--Jean Rook, Dressing for Success (1968)
Harness Your Power
False eyelashes are a powerful thing. I love them for parties. Once I had pink-feather lashes to match a flamingo costume for Halloween. There turned out to be another girl there dressed as the same bird, but did she have the pink, floofy lashes? No she did not. Last Christmas, a generous friend treated me to lash extensions that lasted for a couple months. I requested that the technician make them "extra glamorous," and she complied. I felt like a cartoon bunny and enjoyed the slow thud of my own blinking. I began to tell anyone who would listen that I could Never Be Without lash extensions again. Perhaps one day I'll be able to afford to maintain those...
Say No to Drugs?
The Beauty Brains just wrote about a drug company that announced plans to launch a lash-growth stimulating product. They discovered growth as a side effect from a pre-existing drug. I believe it's the same prescription my mother was taking last year. She was driving when I looked over, saw her lashes hitting the lenses of her glasses and began to exclaim over why I hadn't inherited this luck. She later showed me that the drug had also darkened her eye color.
Drag queens have always known that nothing intensifies femininity like long eyelashes. Lucille Ball was also well aware. A biography claims that she once yanked the false lashes right off of Vivian Vance's face. I'm leafing through Vivian's bio now, The Other Side of Ethel. Hal King, makeup artist on the show, was quoted fighting for Vivian's right to wear the lashes on screen.

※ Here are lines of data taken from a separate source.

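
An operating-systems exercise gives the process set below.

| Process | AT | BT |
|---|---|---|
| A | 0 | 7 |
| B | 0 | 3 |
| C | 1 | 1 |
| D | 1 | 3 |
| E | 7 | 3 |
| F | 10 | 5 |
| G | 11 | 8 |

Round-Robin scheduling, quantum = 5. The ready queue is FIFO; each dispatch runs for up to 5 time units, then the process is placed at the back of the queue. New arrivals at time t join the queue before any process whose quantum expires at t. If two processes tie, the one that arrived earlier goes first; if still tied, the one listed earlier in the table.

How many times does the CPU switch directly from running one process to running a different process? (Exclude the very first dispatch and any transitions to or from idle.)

Schedule: | A 0-5 | B 5-8 | C 8-9 | D 9-12 | A 12-14 | E 14-17 | F 17-22 | G 22-30 |
Completion: A=14  B=8  C=9  D=12  E=17  F=22  G=30
Turnaround (C−A): A=14  B=8  C=8  D=11  E=10  F=12  G=19

7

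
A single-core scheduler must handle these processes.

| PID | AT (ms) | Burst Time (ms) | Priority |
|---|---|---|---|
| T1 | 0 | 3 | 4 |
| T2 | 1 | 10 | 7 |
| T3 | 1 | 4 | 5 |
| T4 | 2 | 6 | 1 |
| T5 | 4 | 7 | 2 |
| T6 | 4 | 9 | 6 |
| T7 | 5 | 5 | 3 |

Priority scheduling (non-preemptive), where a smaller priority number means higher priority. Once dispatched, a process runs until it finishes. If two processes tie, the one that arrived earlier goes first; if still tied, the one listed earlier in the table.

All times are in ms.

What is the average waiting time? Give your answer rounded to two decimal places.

Timeline: | T1 0-3 | T4 3-9 | T5 9-16 | T7 16-21 | T3 21-25 | T6 25-34 | T2 34-44 |
Completion: T1=3  T2=44  T3=25  T4=9  T5=16  T6=34  T7=21
Turnaround (C−A): T1=3  T2=43  T3=24  T4=7  T5=12  T6=30  T7=16
Waiting times: T1=0, T2=33, T3=20, T4=1, T5=5, T6=21, T7=11
Average waiting = (0+33+20+1+5+21+11) / 7 = 91/7 = 13.00

13.00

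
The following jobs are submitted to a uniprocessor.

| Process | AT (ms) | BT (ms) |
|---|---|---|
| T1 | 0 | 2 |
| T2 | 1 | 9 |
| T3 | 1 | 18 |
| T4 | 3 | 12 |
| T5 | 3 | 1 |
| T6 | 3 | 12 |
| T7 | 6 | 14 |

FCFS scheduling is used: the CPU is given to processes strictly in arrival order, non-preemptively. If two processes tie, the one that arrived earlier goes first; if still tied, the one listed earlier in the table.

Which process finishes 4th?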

Don't Listen to Your Mother
Before she met up with undermining pal Lucy, Vivian was a hot number. She was handpicked by producer Florenz Ziegfeld for his chorus line. Ziegfeld girls were known for their beauty and lovely figures. The teen-aged Vivian would probably have been happy to join up, but the plan encountered resistance in the form of her mother:
"Mama raised the roof so high you'd think a tornado had struck. She couldn't have been more disturbed if I'd been invited to Buenos Aires as a recruit for white slavery."